Any sign of activity along the inner belt?
Having learned the modern knack of volition-messaging, Gerald no longer had to send subvocal speech commands to his larynx, almost-speaking with real muscles. The answer came as both a faint audible response, and quick-sign glyphs in his upper left field of view.
We detect no unknown active objects.
A depict seemed to erupt all around Gerald, immersing him in a slightly curved arc of small, dim specks-representing asteroids that ranged in size up to several hundred kilometers. Starting at the position of the ibn Battuta, a million or so klicks outward from Mars, the density of radar reflections rose steadily, peaking halfway to Jupiter’s orbit. He could both see and sense drifting lumps-carbonaceous, stony, and metallic-left over from the origin of the solar system. And if he focused on one, that patch of the Belt would zoom to any level of detail known by human science. So he was careful not to do that.
Jenny and Courier were still visible, among others in the observation lounge, as they watched the telescope’s giant petals finish unfolding, locking and adjusting swiftly into operational condition, performing calibration tests with aitomatic speed. But Gerald’s mind focused more on the depict data.
These visualization technologies just keep getting better. I feel as if I could just reach out with a finger and stir, sending all these asteroids tumbling…
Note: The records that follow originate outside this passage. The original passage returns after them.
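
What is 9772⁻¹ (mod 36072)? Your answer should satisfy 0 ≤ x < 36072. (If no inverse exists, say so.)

no inverse exists

Compute gcd(9772, 36072):
36072 = 3×9772 + 6756
9772 = 1×6756 + 3016
6756 = 2×3016 + 724
3016 = 4×724 + 120
724 = 6×120 + 4
120 = 30×4 + 0
The gcd is 4, not 1, hence no inverse exists.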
At his subtle command, the ship-ai adjusted this simulation, causing all the natural rocks to fade, leaving some glitters-far fewer, but still numerous-that orbited mostly along the belt’s innermost rim. He recognized these without being told. Each pinpoint represented an interstellar message crystal-detected but, so far, not collected.
Had it really been just two dozen years since those little cylinders, blocks, and spheres were considered treasure, worth any risk to seek? Any cost to acquire? Leading an expedition to gather more “interstellar chain letters” had been Gerald’s high point as an astronaut. The samples that he and Akana and Emily and Genady managed to bring back had proved key components in a kind of inoculation-the tonic that helped rouse humanity from a bad case of worldwide contact panic.
Well. It helped rouse humanity partway. Renunciators, romantics, and fanatics of every stripe still stirred, along with the DUN League, insistently demanding that facilities be built to Download Us Now.
Collecting crystalline missionary-probes still had priority, especially to Ben Flannery and other alienists, refining their models of this galactic neighborhood-stretching a thousand light-years around Earth-pinpointing which species once lived near which star, and when each went through its own fever, building frantic factories and sneezing more space-viroids into space. Continuing to build that model was important work, and there were other reasons to gather more samples, but the desperate need had become less frantic.
He commanded those glitters to fade away as well. Leaving-
Earth vessels are noted in yellow.
That many? Gerald wondered. From coded patterns, he saw that at least two dozen had some kind of human crew. Smaller yellow dots denoted automatic survey drones, picking their way though the Belt, tracing clues and relics that increased in number, the farther into the rocky maze you went. Bits and broken pieces of antediluvian machinery that hinted at some past disaster. Forensic evidence of ancient crimes.